A bank identification number (BIN) is a six-digit number used to identify payment card issuers. Bank-issued debit cards, credit cards, prepaid debit cards, gift cards, and electronic benefit cards can all have bank identification numbers.
Definition and Examples of Bank Identification Numbers
A bank identification number is a set of digits used to distinguish one payment card from another. Specifically, a BIN is the first six digits printed or embossed on the front of a payment card. Bank identification numbers can also be referred to as issuer identification numbers (INN).
You can find BINs on:
- Debit cards that are linked to a checking or money market account
- Credit cards
- Charge cards
- Prepaid debit cards
- Gift cards
- Electronic benefit cards
- Health care payment cards (such as a health savings account (HSA) debit card)
This numbering system was developed by the American National Standards Institute (ANSI) and the International Organization for Standardization (ISO). These organizations create business and industry standards in the U.S. and internationally, respectively. Those standards include the issuance of bank identification numbers and issuer identification numbers.
Bank identification numbers serve an important purpose. They're used to connect card-based transactions with card issuers. Issuer identification numbers are unique in that no two card issuers have the same number. This is what makes it easy to tell card issuers apart if you're familiar with how BINs work.
- Alternate name: Issuer identification number (INN)
- Acronym: BIN
The sequence of digits in a BIN is important for determining where the card comes from and what type of card it is. If you have a card's BIN, you can use an online lookup tool to determine:
- Who the card issuer is (i.e. Visa, Mastercard, American Express, Discover)
- Whether it's a debit or credit card
- Whether it's a prepaid card
- Where the card issuer is located
- The issuer's phone number
Here are some examples of how a BIN works. Say you have a debit card that has this BIN: 413572. If you type that into a BIN lookup tool, you'll learn this card is issued by Bank of America. It's a Visa-branded debit card issued in the U.S.
Now, assume you have a card with this BIN: 37618. If you enter that into the BIN lookup tool, you'll find this card is issued by American Express. Specifically, it's a credit card issued in Japan.
Bank identification numbers ensure the correct account is debited or credited when a card-based transaction occurs, helping to prevent fraud.
How Bank Identification Numbers Work
The bank identification number or issuer identification number system is a global numbering plan used to identify card issuers. When you use your debit or credit card to make a purchase online or in a store, the BIN is used to determine your card issuer. The remaining digits on the card are used to process the transaction.
This all happens through an electronic payment processing system. This system involves the merchant, its payment processor, the issuing bank, and the merchant's bank. The BIN is used as a marker to verify the authenticity of the transaction. In other words, this is how each party ensures that no fraud is taking place.
Incorrectly entering your bank identification number when shopping online can cause the transaction to be declined.

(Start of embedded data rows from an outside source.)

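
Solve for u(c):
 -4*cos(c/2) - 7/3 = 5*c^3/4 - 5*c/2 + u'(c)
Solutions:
 u(c) = C1 - 5*c^4/16 + 5*c^2/4 - 7*c/3 - 8*sin(c/2)


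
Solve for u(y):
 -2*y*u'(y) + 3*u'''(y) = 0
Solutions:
 u(y) = C1 + Integral(C2*airyai(2^(1/3)*3^(2/3)*y/3) + C3*airybi(2^(1/3)*3^(2/3)*y/3), y)


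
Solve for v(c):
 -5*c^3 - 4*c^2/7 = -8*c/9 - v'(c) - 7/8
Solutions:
 v(c) = C1 + 5*c^4/4 + 4*c^3/21 - 4*c^2/9 - 7*c/8


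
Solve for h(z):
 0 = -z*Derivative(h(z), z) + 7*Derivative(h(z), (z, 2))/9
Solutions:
 h(z) = C1 + C2*erfi(3*sqrt(14)*z/14)


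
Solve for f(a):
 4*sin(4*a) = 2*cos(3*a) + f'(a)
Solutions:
 f(a) = C1 - 2*sin(3*a)/3 - cos(4*a)


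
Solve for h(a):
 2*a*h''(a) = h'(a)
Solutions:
 h(a) = C1 + C2*a^(3/2)


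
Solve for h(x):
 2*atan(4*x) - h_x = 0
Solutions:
 h(x) = C1 + 2*x*atan(4*x) - log(16*x^2 + 1)/4


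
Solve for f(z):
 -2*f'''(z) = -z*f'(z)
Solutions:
 f(z) = C1 + Integral(C2*airyai(2^(2/3)*z/2) + C3*airybi(2^(2/3)*z/2), z)


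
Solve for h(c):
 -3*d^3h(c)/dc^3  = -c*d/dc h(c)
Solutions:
 h(c) = C1 + Integral(C2*airyai(3^(2/3)*c/3) + C3*airybi(3^(2/3)*c/3), c)


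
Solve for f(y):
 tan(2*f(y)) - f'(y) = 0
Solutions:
 f(y) = -asin(C1*exp(2*y))/2 + pi/2
 f(y) = asin(C1*exp(2*y))/2


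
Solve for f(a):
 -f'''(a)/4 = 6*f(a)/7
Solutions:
 f(a) = C3*exp(-2*3^(1/3)*7^(2/3)*a/7) + (C1*sin(3^(5/6)*7^(2/3)*a/7) + C2*cos(3^(5/6)*7^(2/3)*a/7))*exp(3^(1/3)*7^(2/3)*a/7)


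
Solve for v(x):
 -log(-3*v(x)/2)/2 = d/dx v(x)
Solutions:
 2*Integral(1/(log(-_y) - log(2) + log(3)), (_y, v(x))) = C1 - x


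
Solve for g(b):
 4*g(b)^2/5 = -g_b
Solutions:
 g(b) = 5/(C1 + 4*b)


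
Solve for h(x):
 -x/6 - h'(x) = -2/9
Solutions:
 h(x) = C1 - x^2/12 + 2*x/9


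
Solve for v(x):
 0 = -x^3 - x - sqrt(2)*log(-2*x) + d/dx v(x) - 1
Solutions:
 v(x) = C1 + x^4/4 + x^2/2 + sqrt(2)*x*log(-x) + x*(-sqrt(2) + sqrt(2)*log(2) + 1)


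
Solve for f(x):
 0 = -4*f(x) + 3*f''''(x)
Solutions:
 f(x) = C1*exp(-sqrt(2)*3^(3/4)*x/3) + C2*exp(sqrt(2)*3^(3/4)*x/3) + C3*sin(sqrt(2)*3^(3/4)*x/3) + C4*cos(sqrt(2)*3^(3/4)*x/3)


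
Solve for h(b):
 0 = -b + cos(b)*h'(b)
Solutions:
 h(b) = C1 + Integral(b/cos(b), b)


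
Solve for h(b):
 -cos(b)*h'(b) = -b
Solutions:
 h(b) = C1 + Integral(b/cos(b), b)


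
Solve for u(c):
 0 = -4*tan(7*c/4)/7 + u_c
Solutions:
 u(c) = C1 - 16*log(cos(7*c/4))/49


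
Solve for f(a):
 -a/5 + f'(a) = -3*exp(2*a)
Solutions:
 f(a) = C1 + a^2/10 - 3*exp(2*a)/2


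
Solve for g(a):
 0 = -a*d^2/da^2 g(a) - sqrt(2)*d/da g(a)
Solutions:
 g(a) = C1 + C2*a^(1 - sqrt(2))


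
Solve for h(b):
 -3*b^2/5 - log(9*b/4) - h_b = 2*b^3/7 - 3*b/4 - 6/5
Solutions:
 h(b) = C1 - b^4/14 - b^3/5 + 3*b^2/8 - b*log(b) + b*log(4/9) + 11*b/5


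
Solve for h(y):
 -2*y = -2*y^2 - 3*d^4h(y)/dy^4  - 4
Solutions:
 h(y) = C1 + C2*y + C3*y^2 + C4*y^3 - y^6/540 + y^5/180 - y^4/18


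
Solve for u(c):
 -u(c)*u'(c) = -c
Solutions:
 u(c) = -sqrt(C1 + c^2)
 u(c) = sqrt(C1 + c^2)


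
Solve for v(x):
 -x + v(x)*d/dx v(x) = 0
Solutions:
 v(x) = -sqrt(C1 + x^2)
 v(x) = sqrt(C1 + x^2)


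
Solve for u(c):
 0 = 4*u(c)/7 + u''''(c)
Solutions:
 u(c) = (C1*sin(7^(3/4)*c/7) + C2*cos(7^(3/4)*c/7))*exp(-7^(3/4)*c/7) + (C3*sin(7^(3/4)*c/7) + C4*cos(7^(3/4)*c/7))*exp(7^(3/4)*c/7)


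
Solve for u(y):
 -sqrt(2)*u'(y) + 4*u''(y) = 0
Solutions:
 u(y) = C1 + C2*exp(sqrt(2)*y/4)


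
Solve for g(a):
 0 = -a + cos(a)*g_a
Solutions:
 g(a) = C1 + Integral(a/cos(a), a)


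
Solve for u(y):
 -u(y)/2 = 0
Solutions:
 u(y) = 0


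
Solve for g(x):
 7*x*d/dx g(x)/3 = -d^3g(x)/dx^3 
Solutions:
 g(x) = C1 + Integral(C2*airyai(-3^(2/3)*7^(1/3)*x/3) + C3*airybi(-3^(2/3)*7^(1/3)*x/3), x)


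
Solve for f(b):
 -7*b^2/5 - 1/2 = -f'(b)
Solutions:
 f(b) = C1 + 7*b^3/15 + b/2


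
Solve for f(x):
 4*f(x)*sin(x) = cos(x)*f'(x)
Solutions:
 f(x) = C1/cos(x)^4


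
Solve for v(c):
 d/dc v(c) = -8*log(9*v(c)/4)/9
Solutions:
 -9*Integral(1/(-log(_y) - 2*log(3) + 2*log(2)), (_y, v(c)))/8 = C1 - c


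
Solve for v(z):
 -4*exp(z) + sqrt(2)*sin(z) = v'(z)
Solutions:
 v(z) = C1 - 4*exp(z) - sqrt(2)*cos(z)


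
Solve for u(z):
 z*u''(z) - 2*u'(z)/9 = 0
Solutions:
 u(z) = C1 + C2*z^(11/9)


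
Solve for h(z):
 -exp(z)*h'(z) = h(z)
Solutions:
 h(z) = C1*exp(exp(-z))


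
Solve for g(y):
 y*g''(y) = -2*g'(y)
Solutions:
 g(y) = C1 + C2/y


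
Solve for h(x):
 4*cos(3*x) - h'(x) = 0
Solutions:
 h(x) = C1 + 4*sin(3*x)/3


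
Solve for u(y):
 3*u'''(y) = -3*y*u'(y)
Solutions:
 u(y) = C1 + Integral(C2*airyai(-y) + C3*airybi(-y), y)


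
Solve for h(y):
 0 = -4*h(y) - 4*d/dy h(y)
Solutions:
 h(y) = C1*exp(-y)


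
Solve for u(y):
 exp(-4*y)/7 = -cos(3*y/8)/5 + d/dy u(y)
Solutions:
 u(y) = C1 + 8*sin(3*y/8)/15 - exp(-4*y)/28


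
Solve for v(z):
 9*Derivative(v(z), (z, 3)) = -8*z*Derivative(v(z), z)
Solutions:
 v(z) = C1 + Integral(C2*airyai(-2*3^(1/3)*z/3) + C3*airybi(-2*3^(1/3)*z/3), z)


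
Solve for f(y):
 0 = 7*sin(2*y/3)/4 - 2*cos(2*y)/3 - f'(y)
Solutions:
 f(y) = C1 - sin(2*y)/3 - 21*cos(2*y/3)/8


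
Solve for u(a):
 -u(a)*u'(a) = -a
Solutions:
 u(a) = -sqrt(C1 + a^2)
 u(a) = sqrt(C1 + a^2)


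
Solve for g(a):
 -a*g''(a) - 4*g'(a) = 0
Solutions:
 g(a) = C1 + C2/a^3


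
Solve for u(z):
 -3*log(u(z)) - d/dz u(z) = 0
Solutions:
 li(u(z)) = C1 - 3*z


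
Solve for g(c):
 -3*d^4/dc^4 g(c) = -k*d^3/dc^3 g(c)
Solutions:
 g(c) = C1 + C2*c + C3*c^2 + C4*exp(c*k/3)


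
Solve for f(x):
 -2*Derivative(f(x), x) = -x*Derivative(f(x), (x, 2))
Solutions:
 f(x) = C1 + C2*x^3


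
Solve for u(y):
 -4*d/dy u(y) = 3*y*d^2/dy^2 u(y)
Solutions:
 u(y) = C1 + C2/y^(1/3)


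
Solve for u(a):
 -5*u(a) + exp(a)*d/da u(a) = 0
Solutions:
 u(a) = C1*exp(-5*exp(-a))


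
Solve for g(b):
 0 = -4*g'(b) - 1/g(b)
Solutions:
 g(b) = -sqrt(C1 - 2*b)/2
 g(b) = sqrt(C1 - 2*b)/2


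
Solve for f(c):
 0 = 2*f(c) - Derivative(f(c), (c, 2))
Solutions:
 f(c) = C1*exp(-sqrt(2)*c) + C2*exp(sqrt(2)*c)


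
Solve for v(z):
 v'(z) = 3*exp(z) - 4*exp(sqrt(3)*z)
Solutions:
 v(z) = C1 + 3*exp(z) - 4*sqrt(3)*exp(sqrt(3)*z)/3


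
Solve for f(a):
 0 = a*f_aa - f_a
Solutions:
 f(a) = C1 + C2*a^2


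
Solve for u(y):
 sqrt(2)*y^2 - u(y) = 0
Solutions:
 u(y) = sqrt(2)*y^2


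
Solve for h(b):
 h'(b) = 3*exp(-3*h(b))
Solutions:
 h(b) = log(C1 + 9*b)/3
 h(b) = log((-3^(1/3) - 3^(5/6)*I)*(C1 + 3*b)^(1/3)/2)
 h(b) = log((-3^(1/3) + 3^(5/6)*I)*(C1 + 3*b)^(1/3)/2)


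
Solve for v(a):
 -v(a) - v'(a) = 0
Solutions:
 v(a) = C1*exp(-a)


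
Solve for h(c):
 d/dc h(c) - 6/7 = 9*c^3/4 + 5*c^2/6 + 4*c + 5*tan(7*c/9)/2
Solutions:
 h(c) = C1 + 9*c^4/16 + 5*c^3/18 + 2*c^2 + 6*c/7 - 45*log(cos(7*c/9))/14


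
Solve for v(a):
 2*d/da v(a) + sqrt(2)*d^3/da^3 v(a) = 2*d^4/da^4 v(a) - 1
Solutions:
 v(a) = C1 + C2*exp(a*(-2^(1/3)*(sqrt(2) + 54 + sqrt(2)*sqrt(-1 + (sqrt(2) + 54)^2/2))^(1/3) - 2^(2/3)/(sqrt(2) + 54 + sqrt(2)*sqrt(-1 + (sqrt(2) + 54)^2/2))^(1/3) + 2*sqrt(2))/12)*sin(2^(1/3)*sqrt(3)*a*(-(sqrt(2) + 54 + sqrt(2)*sqrt(-1 + 1458*(-1 - sqrt(2)/54)^2))^(1/3) + 2^(1/3)/(sqrt(2) + 54 + sqrt(2)*sqrt(-1 + 1458*(-1 - sqrt(2)/54)^2))^(1/3))/12) + C3*exp(a*(-2^(1/3)*(sqrt(2) + 54 + sqrt(2)*sqrt(-1 + (sqrt(2) + 54)^2/2))^(1/3) - 2^(2/3)/(sqrt(2) + 54 + sqrt(2)*sqrt(-1 + (sqrt(2) + 54)^2/2))^(1/3) + 2*sqrt(2))/12)*cos(2^(1/3)*sqrt(3)*a*(-(sqrt(2) + 54 + sqrt(2)*sqrt(-1 + 1458*(-1 - sqrt(2)/54)^2))^(1/3) + 2^(1/3)/(sqrt(2) + 54 + sqrt(2)*sqrt(-1 + 1458*(-1 - sqrt(2)/54)^2))^(1/3))/12) + C4*exp(a*(2^(2/3)/(sqrt(2) + 54 + sqrt(2)*sqrt(-1 + (sqrt(2) + 54)^2/2))^(1/3) + sqrt(2) + 2^(1/3)*(sqrt(2) + 54 + sqrt(2)*sqrt(-1 + (sqrt(2) + 54)^2/2))^(1/3))/6) - a/2


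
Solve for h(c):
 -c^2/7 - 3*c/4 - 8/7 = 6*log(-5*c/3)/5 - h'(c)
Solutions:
 h(c) = C1 + c^3/21 + 3*c^2/8 + 6*c*log(-c)/5 + 2*c*(-21*log(3) - 1 + 21*log(5))/35


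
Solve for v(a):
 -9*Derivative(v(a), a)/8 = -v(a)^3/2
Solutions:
 v(a) = -3*sqrt(2)*sqrt(-1/(C1 + 4*a))/2
 v(a) = 3*sqrt(2)*sqrt(-1/(C1 + 4*a))/2


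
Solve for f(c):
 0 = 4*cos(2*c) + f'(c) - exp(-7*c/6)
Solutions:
 f(c) = C1 - 2*sin(2*c) - 6*exp(-7*c/6)/7


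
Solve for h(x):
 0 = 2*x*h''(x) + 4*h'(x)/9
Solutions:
 h(x) = C1 + C2*x^(7/9)


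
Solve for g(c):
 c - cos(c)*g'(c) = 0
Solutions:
 g(c) = C1 + Integral(c/cos(c), c)


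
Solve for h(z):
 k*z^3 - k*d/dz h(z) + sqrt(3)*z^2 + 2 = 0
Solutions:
 h(z) = C1 + z^4/4 + sqrt(3)*z^3/(3*k) + 2*z/k


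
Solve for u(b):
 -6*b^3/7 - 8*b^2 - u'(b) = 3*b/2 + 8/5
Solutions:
 u(b) = C1 - 3*b^4/14 - 8*b^3/3 - 3*b^2/4 - 8*b/5


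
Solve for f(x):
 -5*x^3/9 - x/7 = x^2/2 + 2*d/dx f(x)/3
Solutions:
 f(x) = C1 - 5*x^4/24 - x^3/4 - 3*x^2/28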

Traditionally, BINs have been the first four to six digits of a payment card number. Beginning in April 2022, this is set to change. Due to an expected shortage in the availability of new INNs, bank identification numbers will begin using eight digits instead. This won't change the way your card works, but it does have implications for payment processors and card issuers.
Card issuers and payment processors will continue to support six-digit BINs, but new cards are expected to use the eight-digit system.
- Bank identification numbers are used to distinguish one card issuer from another.
- These numbers can also be referred to as issuer identification numbers (INNs).
- Traditionally, bank identification numbers have been the first six digits on a payment card, but this will shift to eight digits beginning in 2022.
- Each BIN is unique to its card issuer, and can tell you whether it's a debit or credit card and what country it was issued in.